Positron Emission Tomography

· Fluorodeoxyglucose positron emission tomography (18F-FDG PET) may also be used to further characterize SPNs.36 Reviews have estimated the sensitivity to be 87% to 96.8% and specificity 77.8% to 83%.37 Sensitivity is less for subcentimeter (<8 to 10 mm) SPNs.

· It is important to recognize that false negatives can occur, and if clinical suspicion still exists, a biopsy should be strongly considered.

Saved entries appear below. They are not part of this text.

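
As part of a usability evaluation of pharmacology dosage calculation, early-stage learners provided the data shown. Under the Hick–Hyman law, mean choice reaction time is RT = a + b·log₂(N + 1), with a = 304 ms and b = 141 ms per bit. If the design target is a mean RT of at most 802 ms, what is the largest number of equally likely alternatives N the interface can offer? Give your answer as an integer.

10

Set 304 + 141·log₂(N + 1) ≤ 802.
log₂(N + 1) ≤ (802 − 304) / 141 = 3.5319.
N + 1 ≤ 2^3.5319 = 11.5667.
N ≤ 10.5667, so the largest integer N is 10.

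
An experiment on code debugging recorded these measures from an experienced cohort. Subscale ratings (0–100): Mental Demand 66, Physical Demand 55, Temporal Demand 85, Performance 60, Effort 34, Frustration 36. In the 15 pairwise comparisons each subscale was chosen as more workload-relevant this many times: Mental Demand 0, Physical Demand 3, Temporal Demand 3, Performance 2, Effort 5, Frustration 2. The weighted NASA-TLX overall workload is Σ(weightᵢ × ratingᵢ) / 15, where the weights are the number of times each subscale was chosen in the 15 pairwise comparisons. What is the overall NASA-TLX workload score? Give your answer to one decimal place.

52.1

The tallies are the weights (they sum to 15).
Weighted sum = 0·66 + 3·55 + 3·85 + 2·60 + 5·34 + 2·36
            = 0 + 165 + 255 + 120 + 170 + 72 = 782.
Overall workload = 782 / 15 = 52.1333 ≈ 52.1.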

· The ACCP recommends 18F-FDG PET for patients with low-to-moderate pretest probability and an SPN >8 to 10 mm with indeterminate (i.e., not clearly benign) CT characteristics.19 In some centers, PET and CT can be combined in a single scan.

Further Evaluation

· Once the clinical and imaging characteristics are known, the choice of subsequent management can be a close call between risk and benefit. Alternatives include observation with serial radiographs, biopsy, and surgery. Each of these has advantages and disadvantages that depend greatly on the likelihood of malignancy.

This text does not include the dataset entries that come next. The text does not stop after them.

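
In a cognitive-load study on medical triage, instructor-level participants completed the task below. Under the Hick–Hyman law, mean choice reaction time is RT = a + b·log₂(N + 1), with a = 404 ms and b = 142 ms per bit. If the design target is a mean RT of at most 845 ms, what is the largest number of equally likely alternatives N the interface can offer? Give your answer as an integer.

7

Set 404 + 142·log₂(N + 1) ≤ 845.
log₂(N + 1) ≤ (845 − 404) / 142 = 3.1056.
N + 1 ≤ 2^3.1056 = 8.6075.
N ≤ 7.6075, so the largest integer N is 7.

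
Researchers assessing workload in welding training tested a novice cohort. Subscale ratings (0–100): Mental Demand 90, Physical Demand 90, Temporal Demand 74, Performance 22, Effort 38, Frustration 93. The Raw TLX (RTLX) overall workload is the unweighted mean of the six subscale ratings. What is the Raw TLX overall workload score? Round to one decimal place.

67.8

Sum of ratings = 90 + 90 + 74 + 22 + 38 + 93 = 407.
RTLX = 407 / 6 = 67.8333 ≈ 67.8.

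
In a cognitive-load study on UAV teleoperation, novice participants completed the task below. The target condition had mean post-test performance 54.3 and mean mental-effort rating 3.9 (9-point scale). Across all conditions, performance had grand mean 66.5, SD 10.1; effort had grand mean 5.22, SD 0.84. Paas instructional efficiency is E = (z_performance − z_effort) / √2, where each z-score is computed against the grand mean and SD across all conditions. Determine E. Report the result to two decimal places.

0.26

z_performance = (54.3 − 66.5) / 10.1 = -12.2000 / 10.1 = -1.2079.
z_effort = (3.9 − 5.22) / 0.84 = -1.3200 / 0.84 = -1.5714.
z_P − z_E = -1.2079 − (-1.5714) = 0.3635.
E = 0.3635 / √2 = 0.3635 / 1.41421 = 0.2570 ≈ 0.26.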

· Observation is appropriate for those with a very low likelihood of malignancy (<5%). Reasonable follow-up consists of serial high-resolution CT scans at 3, 6, 12, and 24 months. Any sign of growth is presumptive evidence of malignancy. If the lesion is stable after 2 years, then the risk of malignancy is very low.19

· Observation with serial CT scans may also be appropriate for SPNs >8 to 10 mm:

o With a low likelihood (<30% to 40%) of malignancy and a negative 18F-FDG PET scan or dynamic contrast enhancement <15 HU

o With a nondiagnostic biopsy and a negative 18F-FDG PET scan

o If the patient declines aggressive evaluation19

· Biopsy is recommended for SPNs >8 to 10 mm in patients who would be appropriate candidates for surgical cure when:

o The clinical likelihood of malignancy and results of imaging studies are not in agreement (e.g., high clinical suspicion but a negative 18F-FDG PET scan)

o A specific treatment is available for a benign diagnosis (e.g., fungal infection)

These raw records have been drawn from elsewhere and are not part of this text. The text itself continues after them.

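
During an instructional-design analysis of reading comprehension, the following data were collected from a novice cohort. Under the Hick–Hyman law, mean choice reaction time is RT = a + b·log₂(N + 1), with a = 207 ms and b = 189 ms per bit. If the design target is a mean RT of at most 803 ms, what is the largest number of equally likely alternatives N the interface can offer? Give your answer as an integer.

7

Set 207 + 189·log₂(N + 1) ≤ 803.
log₂(N + 1) ≤ (803 − 207) / 189 = 3.1534.
N + 1 ≤ 2^3.1534 = 8.8975.
N ≤ 7.8975, so the largest integer N is 7.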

o The patient wants biopsy confirmation prior to committing to surgery (this may be most useful when the risks of surgery are high).18

· Usually, the preferred biopsy technique is CT-guided transthoracic needle aspiration, especially for more peripheral lesions. Sensitivity and specificity are variable and depend on multiple factors including lesion size, expertise of the radiologist, availability of an onsite cytopathologic examination, needle size, and number of needle passes.19,21,29,34,3840 The reported rate of pneumothorax is variable, ranging from approximately 12% to 44%. Most do not require chest tube placement. Factors associated with pneumothorax include increased lesion depth, smaller SPN size, emphysema, smaller needle-pleural angle, lateral biopsy site, and lesion site near a fissure.19,4146

· Bronchoscopic biopsy may be a viable alternative in specific situations (e.g., central lesions, lesions adjacent to a bronchus, an air bronchogram is in the lesion) when there is available expertise.19

· Newer technology including radial probe endobronchial ultrasound, electromagnetic navigation, and virtual bronchoscopy may improve the diagnostic yield of bronchoscopy for peripheral nodules over conventional bronchoscopic methods.47,48

· Surgical management is recommended for indeterminate SPNs >8 to 10 mm in appropriate surgical candidates when the clinical likelihood is moderate to high, the 18F-FDG PET is positive, and the patient prefers to undergo a definitive procedure.18 There are typically two surgical options:

o Thoracotomy is the most definitive approach particularly for more centrally located SPNs that are not accessible by other techniques.

o Video-assisted thoracoscopic surgery (VATS) is a minimally invasive technique with a lower mortality rate. It is usually the preferred method for SPNs in the peripheral third of the lung.

· Stereotactic body radiation therapy (SBRT) is a nonsurgical approach to managing early-stage lung cancer using highly focused radiation for patients who are not surgical candidates and offers local control rates similar to those achieved with surgery in this patient population.